Nell'Islam, il masjid (in arabo ﻣﺴﺠﺪ?; dalla radice s-j-d 'prosternarsi'), indicato all'incirca quale sinonimo di moschea, vale «luogo in cui un fedele musulmano può assolvere alla ṣalāt quotidiana (o preghiera canonica) in modo conveniente».

Il Masjid Thaqwa di Melapalayam (distretto di Tirunelveli, Stato del Tamil Nadu, India).

In quanto tale, il masjid non implica alcuna dimensione, tanto da poter indicare un semplice oratorio oppure grande moschea. La Kaʿba di Mecca è, ad esempio, chiamata anche al-Masjid al-Ḥarām, mentre la moschea della Cupola della Roccia di Gerusalemme viene indicata come Masjid al-Aqṣà. In linea di massima si preferisce però il termine masjid per indicare un luogo di dimensioni ridotte rispetto alla jāmiʿ (in arabo ﺟﺎﻣﻊ?), la moschea-cattedrale, dove - come avverte la radice araba di riferimento di questa parola - si "raduna" un ampio numero di fedeli per compiere la ṣalāt di mezzodì (ṣalāt al-ẓuhr) del venerdì.

Il Salimiye Masjid, ossia "Masjid del Sultano ottomano Selim", anche detta "moschea di Selim" o Salimiye Camii (Edirne, Turchia).

Il masjid può quindi essere costituito da una semplice e spoglia stanza che si apra su una qualsiasi stradetta, dove il fedele possa ripararsi per adempiere al proprio dovere mentre si trova fuori casa. Avrà quindi il necessario per compiere le doverose abluzioni (wuḍūʾ) e le opportune stuoie su cui effettuare le rukūʿ e le sujūd.

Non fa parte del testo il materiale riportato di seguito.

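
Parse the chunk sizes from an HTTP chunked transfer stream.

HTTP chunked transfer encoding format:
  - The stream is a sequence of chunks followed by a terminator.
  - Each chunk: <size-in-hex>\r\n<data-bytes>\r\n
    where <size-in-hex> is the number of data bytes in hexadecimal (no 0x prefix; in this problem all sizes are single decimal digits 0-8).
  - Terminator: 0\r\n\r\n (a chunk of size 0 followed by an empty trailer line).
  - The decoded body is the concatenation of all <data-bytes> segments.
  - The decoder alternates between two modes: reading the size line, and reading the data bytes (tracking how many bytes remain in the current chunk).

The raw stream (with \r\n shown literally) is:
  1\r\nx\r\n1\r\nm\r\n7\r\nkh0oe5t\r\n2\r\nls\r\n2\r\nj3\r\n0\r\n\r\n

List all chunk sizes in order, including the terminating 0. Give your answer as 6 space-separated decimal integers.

Answer: 1 1 7 2 2 0

Derivation:
Chunk 1: stream[0..1]='1' size=0x1=1, data at stream[3..4]='x' -> body[0..1], body so far='x'
Chunk 2: stream[6..7]='1' size=0x1=1, data at stream[9..10]='m' -> body[1..2], body so far='xm'
Chunk 3: stream[12..13]='7' size=0x7=7, data at stream[15..22]='kh0oe5t' -> body[2..9], body so far='xmkh0oe5t'
Chunk 4: stream[24..25]='2' size=0x2=2, data at stream[27..29]='ls' -> body[9..11], body so far='xmkh0oe5tls'
Chunk 5: stream[31..32]='2' size=0x2=2, data at stream[34..36]='j3' -> body[11..13], body so far='xmkh0oe5tlsj3'
Chunk 6: stream[38..39]='0' size=0 (terminator). Final body='xmkh0oe5tlsj3' (13 bytes)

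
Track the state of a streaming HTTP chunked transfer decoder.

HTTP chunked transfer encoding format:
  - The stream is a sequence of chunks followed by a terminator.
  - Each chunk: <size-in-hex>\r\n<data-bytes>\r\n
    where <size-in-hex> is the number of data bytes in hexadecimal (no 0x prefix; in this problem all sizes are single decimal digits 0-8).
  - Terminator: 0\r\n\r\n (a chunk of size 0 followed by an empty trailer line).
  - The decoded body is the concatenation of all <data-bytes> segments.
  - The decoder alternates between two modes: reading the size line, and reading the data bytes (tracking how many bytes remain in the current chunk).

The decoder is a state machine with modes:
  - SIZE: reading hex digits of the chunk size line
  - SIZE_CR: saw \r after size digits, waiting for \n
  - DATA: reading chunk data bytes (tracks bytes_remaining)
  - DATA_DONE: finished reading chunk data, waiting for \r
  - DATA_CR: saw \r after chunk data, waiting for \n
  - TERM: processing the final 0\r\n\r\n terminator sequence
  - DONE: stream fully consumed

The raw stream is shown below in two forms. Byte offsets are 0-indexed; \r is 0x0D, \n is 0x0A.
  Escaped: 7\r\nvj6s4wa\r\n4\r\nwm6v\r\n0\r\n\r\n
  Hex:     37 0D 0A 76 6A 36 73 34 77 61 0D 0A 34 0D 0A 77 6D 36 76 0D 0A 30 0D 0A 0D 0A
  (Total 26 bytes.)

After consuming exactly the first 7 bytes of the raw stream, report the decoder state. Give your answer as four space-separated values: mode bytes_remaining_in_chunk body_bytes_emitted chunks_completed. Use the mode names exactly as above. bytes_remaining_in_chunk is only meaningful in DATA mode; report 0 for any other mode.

Byte 0 = '7': mode=SIZE remaining=0 emitted=0 chunks_done=0
Byte 1 = 0x0D: mode=SIZE_CR remaining=0 emitted=0 chunks_done=0
Byte 2 = 0x0A: mode=DATA remaining=7 emitted=0 chunks_done=0
Byte 3 = 'v': mode=DATA remaining=6 emitted=1 chunks_done=0
Byte 4 = 'j': mode=DATA remaining=5 emitted=2 chunks_done=0
Byte 5 = '6': mode=DATA remaining=4 emitted=3 chunks_done=0
Byte 6 = 's': mode=DATA remaining=3 emitted=4 chunks_done=0

Answer: DATA 3 4 0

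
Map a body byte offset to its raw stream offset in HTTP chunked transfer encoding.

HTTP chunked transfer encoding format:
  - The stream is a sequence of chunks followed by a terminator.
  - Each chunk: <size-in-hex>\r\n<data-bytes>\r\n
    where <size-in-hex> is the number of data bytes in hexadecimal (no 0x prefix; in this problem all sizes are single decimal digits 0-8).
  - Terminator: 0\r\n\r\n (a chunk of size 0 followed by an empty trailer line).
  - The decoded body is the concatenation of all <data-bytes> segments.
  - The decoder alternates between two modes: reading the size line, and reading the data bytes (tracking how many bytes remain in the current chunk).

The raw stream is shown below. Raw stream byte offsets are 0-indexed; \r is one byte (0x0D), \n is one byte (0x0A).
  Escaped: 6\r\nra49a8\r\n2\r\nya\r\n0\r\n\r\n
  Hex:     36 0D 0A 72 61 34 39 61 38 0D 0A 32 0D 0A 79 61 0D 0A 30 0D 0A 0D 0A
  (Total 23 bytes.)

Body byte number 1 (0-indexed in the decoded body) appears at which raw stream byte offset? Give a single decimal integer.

Answer: 4

Derivation:
Chunk 1: stream[0..1]='6' size=0x6=6, data at stream[3..9]='ra49a8' -> body[0..6], body so far='ra49a8'
Chunk 2: stream[11..12]='2' size=0x2=2, data at stream[14..16]='ya' -> body[6..8], body so far='ra49a8ya'
Chunk 3: stream[18..19]='0' size=0 (terminator). Final body='ra49a8ya' (8 bytes)
Body byte 1 at stream offset 4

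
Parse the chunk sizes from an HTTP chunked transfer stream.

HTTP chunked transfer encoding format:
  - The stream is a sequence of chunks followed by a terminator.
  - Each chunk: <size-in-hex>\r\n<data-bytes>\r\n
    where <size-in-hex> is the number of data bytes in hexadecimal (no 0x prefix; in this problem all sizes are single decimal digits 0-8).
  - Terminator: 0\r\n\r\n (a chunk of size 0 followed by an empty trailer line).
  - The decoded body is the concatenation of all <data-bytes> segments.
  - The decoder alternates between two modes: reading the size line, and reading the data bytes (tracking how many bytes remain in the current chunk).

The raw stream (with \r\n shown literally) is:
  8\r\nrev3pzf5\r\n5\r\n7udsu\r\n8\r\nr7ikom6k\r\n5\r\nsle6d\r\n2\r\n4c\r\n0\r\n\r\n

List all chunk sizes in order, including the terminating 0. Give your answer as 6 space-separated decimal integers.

Answer: 8 5 8 5 2 0

Derivation:
Chunk 1: stream[0..1]='8' size=0x8=8, data at stream[3..11]='rev3pzf5' -> body[0..8], body so far='rev3pzf5'
Chunk 2: stream[13..14]='5' size=0x5=5, data at stream[16..21]='7udsu' -> body[8..13], body so far='rev3pzf57udsu'
Chunk 3: stream[23..24]='8' size=0x8=8, data at stream[26..34]='r7ikom6k' -> body[13..21], body so far='rev3pzf57udsur7ikom6k'
Chunk 4: stream[36..37]='5' size=0x5=5, data at stream[39..44]='sle6d' -> body[21..26], body so far='rev3pzf57udsur7ikom6ksle6d'
Chunk 5: stream[46..47]='2' size=0x2=2, data at stream[49..51]='4c' -> body[26..28], body so far='rev3pzf57udsur7ikom6ksle6d4c'
Chunk 6: stream[53..54]='0' size=0 (terminator). Final body='rev3pzf57udsur7ikom6ksle6d4c' (28 bytes)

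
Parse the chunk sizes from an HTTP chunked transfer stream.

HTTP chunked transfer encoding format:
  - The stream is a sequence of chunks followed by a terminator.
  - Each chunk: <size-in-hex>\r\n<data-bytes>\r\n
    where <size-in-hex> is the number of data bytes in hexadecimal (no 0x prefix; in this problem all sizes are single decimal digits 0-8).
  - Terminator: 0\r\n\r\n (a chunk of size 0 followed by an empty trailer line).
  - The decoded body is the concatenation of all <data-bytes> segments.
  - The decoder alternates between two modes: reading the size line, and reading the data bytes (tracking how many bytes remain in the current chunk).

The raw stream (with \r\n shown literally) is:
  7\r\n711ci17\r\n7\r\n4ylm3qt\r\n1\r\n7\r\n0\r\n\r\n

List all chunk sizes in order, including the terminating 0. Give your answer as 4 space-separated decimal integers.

Chunk 1: stream[0..1]='7' size=0x7=7, data at stream[3..10]='711ci17' -> body[0..7], body so far='711ci17'
Chunk 2: stream[12..13]='7' size=0x7=7, data at stream[15..22]='4ylm3qt' -> body[7..14], body so far='711ci174ylm3qt'
Chunk 3: stream[24..25]='1' size=0x1=1, data at stream[27..28]='7' -> body[14..15], body so far='711ci174ylm3qt7'
Chunk 4: stream[30..31]='0' size=0 (terminator). Final body='711ci174ylm3qt7' (15 bytes)

Answer: 7 7 1 0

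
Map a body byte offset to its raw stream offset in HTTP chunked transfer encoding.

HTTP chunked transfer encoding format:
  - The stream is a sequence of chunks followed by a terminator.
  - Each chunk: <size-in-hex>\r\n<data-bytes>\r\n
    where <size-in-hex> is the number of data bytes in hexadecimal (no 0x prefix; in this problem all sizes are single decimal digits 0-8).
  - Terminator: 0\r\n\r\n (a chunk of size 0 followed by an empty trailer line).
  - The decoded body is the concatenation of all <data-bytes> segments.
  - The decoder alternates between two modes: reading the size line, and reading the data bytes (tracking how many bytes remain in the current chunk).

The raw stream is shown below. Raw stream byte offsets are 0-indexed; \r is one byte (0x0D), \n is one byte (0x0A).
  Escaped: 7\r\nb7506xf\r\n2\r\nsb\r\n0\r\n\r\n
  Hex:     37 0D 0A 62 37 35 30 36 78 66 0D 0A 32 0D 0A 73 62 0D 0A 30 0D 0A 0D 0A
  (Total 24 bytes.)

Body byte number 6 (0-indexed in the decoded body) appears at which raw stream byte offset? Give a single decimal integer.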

Dall'equivoco circa la dimensione del luogo di norma delegato alla preghiera fuori dalla propria abitazione deriva il reiterato proporre cifre iperboliche per ricordare il numero di luoghi di preghiera (definiti genericamente "moschee") di città quali la Cordova o la Palermo islamiche, che non riflettono il fatto che una moschea esigeva (al contrario dei semplici "oratori") un alto costo di costruzione e non meno irrilevanti spesi di manutenzione, oltre alla presenza di personale addetto ad agevolare lo svolgimento della ṣalāt.